James Graham: Two Poems
Landmark | Honeysuckle
A puddled space between a store-back
and a wall. No doors or gates or windows
to make it useful, no pathetic ornament
to make it even ironically beautiful.
No passage to wherever. A poly-bag
turns over, yawns, and rests. Some
green stuff, plastic strip, in disarray.
A capsized trolley, wasteland cliché.
Such a nothing place, it's odd the walls
don't just cave into it. Still, it has
no golden god, no humble congregation.
No fugitive has made his last stand here.
A quiet, useless canyon. Name it then,
bestow the geographer's accolade:
sea-name perhaps, the Moonless Deep;
moon-name, the Sea of Rains.
No, let it be washed and gilded, given
an earth-name, one of the multitude;
let it commemorate "a poor woman, Alice,
drowned by London Wall"; call it
the Alice Monument, let it have souvenirs
and yellow signs and guards and guides,
and let it flaunt the somethingness of waste,
the frail celebrity of the drowned.
This parasite has bound
the lilac limb by limb.
Rummaging and ravening and alchemising
rain and soil to scrawny timbers, it has built
its tensile structure, stretching and pushing out
deep-breathing leaves and airless heavy scent.
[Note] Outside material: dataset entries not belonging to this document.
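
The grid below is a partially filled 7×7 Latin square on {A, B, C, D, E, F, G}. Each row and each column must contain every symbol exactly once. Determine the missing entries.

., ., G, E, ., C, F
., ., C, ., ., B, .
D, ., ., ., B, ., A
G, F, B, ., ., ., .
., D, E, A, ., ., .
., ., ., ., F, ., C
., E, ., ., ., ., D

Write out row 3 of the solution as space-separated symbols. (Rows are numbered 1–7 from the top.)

(r3,c3): row 3 has {A,B,D}; column 3 has {B,C,E,G}, so it must be F.
(r4,c7): row 4 has {B,F,G}; column 7 has {A,C,D,F}, so it must be E.
(r7,c3): row 7 has {D,E}; column 3 has {B,C,E,F,G}, so it must be A.
(r2,c7): row 2 has {B,C}; column 7 has {A,C,D,E,F}, so it must be G.
(r5,c7): row 5 has {A,D,E}; column 7 has {A,C,D,E,F,G}, so it must be B.
(r6,c3): row 6 has {C,F}; column 3 has {A,B,C,E,F,G}, so it must be D.
(r2,c2): row 2 has {B,C,G}; column 2 has {D,E,F}, so it must be A.
(r1,c2): row 1 has {C,E,F,G}; column 2 has {A,D,E,F}, so it must be B.
(r6,c2): row 6 has {C,D,F}; column 2 has {A,B,D,E,F}, so it must be G.
(r6,c4): row 6 has {C,D,F,G}; column 4 has {A,E}, so it must be B.
(r1,c1): row 1 has {B,C,E,F,G}; column 1 has {D,G}, so it must be A.
(r1,c5): row 1 has {A,B,C,E,F,G}; column 5 has {B,F}, so it must be D.
(r2,c5): row 2 has {A,B,C,G}; column 5 has {B,D,F}, so it must be E.
(r3,c2): row 3 has {A,B,D,F}; column 2 has {A,B,D,E,F,G}, so it must be C.
(r3,c4): row 3 has {A,B,C,D,F}; column 4 has {A,B,E}, so it must be G.
(r3,c6): row 3 has {A,B,C,D,F,G}; column 6 has {B,C}, so it must be E.

D C F G B E A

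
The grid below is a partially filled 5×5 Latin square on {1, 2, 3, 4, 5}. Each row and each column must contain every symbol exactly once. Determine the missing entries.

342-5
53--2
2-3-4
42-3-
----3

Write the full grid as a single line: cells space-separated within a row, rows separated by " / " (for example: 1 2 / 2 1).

(r1,c4) = 1
(r2,c4) = 4
(r3,c4) = 5
(r4,c5) = 1
(r5,c1) = 1
(r5,c2) = 5
(r5,c3) = 4
(r5,c4) = 2
(r2,c3) = 1
(r3,c2) = 1
(r4,c3) = 5

3 4 2 1 5 / 5 3 1 4 2 / 2 1 3 5 4 / 4 2 5 3 1 / 1 5 4 2 3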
It has whizzed this spring across the earth,
under the harebell camouflage, begun
to scale the weeping birch, will colonise
it quickly. Such energy, it ought to whine
like some steel grid. It never tires,
will keep on growing when it's dead.
Such life. My words are calumny; they
have made a wicked caricature, distorted this
unconscious thing that's neither beautiful
nor ugly, but aliveand can do worse:
speak of the honeysuckle-scented tyranny,
the moneysuckle reaching across oceans,
suckering and blossoming in every city,
red and blue and yellow to entice us,
the plazas filled with wishes. But whatever
it may be I happen to call honeysuckle,
and someone else calls chèvrefeuille
or madreselva; it isn't what I make of it.
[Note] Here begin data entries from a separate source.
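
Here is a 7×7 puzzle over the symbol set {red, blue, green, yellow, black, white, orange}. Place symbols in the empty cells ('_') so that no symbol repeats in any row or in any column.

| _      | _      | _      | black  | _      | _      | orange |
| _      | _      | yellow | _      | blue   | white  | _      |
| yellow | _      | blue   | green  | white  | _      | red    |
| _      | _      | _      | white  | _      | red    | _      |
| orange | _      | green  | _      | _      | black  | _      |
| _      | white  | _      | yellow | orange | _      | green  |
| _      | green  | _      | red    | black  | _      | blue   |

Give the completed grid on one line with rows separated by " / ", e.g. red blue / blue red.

red blue white black yellow green orange / green red yellow orange blue white black / yellow black blue green white orange red / blue orange black white green red yellow / orange yellow green blue red black white / black white red yellow orange blue green / white green orange red black yellow blue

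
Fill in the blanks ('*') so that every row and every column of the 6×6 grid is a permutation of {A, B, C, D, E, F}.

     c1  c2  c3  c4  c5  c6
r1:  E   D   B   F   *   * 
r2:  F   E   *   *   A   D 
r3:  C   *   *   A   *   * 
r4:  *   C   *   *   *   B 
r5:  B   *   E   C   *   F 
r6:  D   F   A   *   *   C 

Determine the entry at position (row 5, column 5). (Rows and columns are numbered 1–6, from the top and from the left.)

D

(r1,c5) = C
(r1,c6) = A
(r2,c3) = C
(r2,c4) = B
(r3,c2) = B
(r3,c6) = E
(r4,c1) = A
(r5,c2) = A
(r5,c5) = D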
My monster's a word-honeysuckle merely;
it gorges in the severed world of language.
From where I stand, the land
falls gently away, and the ocean
touches it, and touches Africa.
But something lives out there.
Something more solid than conceits
preys on the cities and the fields.
James Graham was born in 1939 in Ayrshire, Scotland, in a cottage out of an illustration to Grimm's Fairy Tales. He was a schoolteacher for thirty years, writing poetry spasmodically during all that time, and publishing occasionally in small magazines most of which no longer exist. Since retirement, however, he has written and published more. His work has appeared in anthologies published by Edinburgh University Press, the Glasgow Centre for Contemporary Arts, the Ragged Raven Press, and others. He has been published a number of times by The Dark Horse, the poetry review edited by Gerry Cambridge and Dana Gioia. In 2000, the National Poetry Foundation (of England) brought out his first collection, When Certain Fruits were Ripe.